Dudley Mays Hughes

Dudley Mays Hughes ( born October 10, 1848 in Jeffersonville, Twiggs County, Georgia, † January 20, 1927 in Macon, Georgia ) was an American politician. Between 1909 and 1917 he represented the state of Georgia in the U.S. House of Representatives.

Career

Dudley Hughes attended the common schools and then studied until 1870 at the University of Georgia in Athens. Then he began to work in agriculture. At the same time he proposed as a member of the Democratic Party launched a political career. In the years 1882 and 1883 he sat in the Senate of Georgia. Between 1904 and 1906 he was president of the Agricultural Society of Georgia. In 1904 he represented his country at the World's Fair in St. Louis. He was also president of the Georgia Fruit Growers Association, the National Alliance of the fruit growers. Hughes also served as curator of several educational institutions. This also included the University of Georgia.
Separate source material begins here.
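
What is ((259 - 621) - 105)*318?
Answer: -148506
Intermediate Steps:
((259 - 621) - 105)*318 = (-362 - 105)*318 = -467*318 = -148506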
In addition to these activities he was involved in the planning and construction of the railway company Macon, Dublin & Savannah Railroad, which he was president from 1885 to 1891.

In the congressional elections of 1908 Hughes was in the third electoral district of Georgia in the U.S. House of Representatives in Washington DC chosen, where he became the successor of Elijah B. Lewis on March 4, 1909. After three re- elections, he was able to complete in Congress until March 3, 1917 four legislative sessions. Since 1913 he represented there, however, the newly twelfth district of his state. During his time in the U.S. House of Representatives there were adopted the 16th and the 17th Amendment. From 1913 to 1917 Hughes was Chairman of the Education Committee.

In advance of the midterm elections of 1916 Hughes was not nominated by his party for re-election. In the following years he worked in Danville in agriculture. He died on January 20, 1927 in Macon.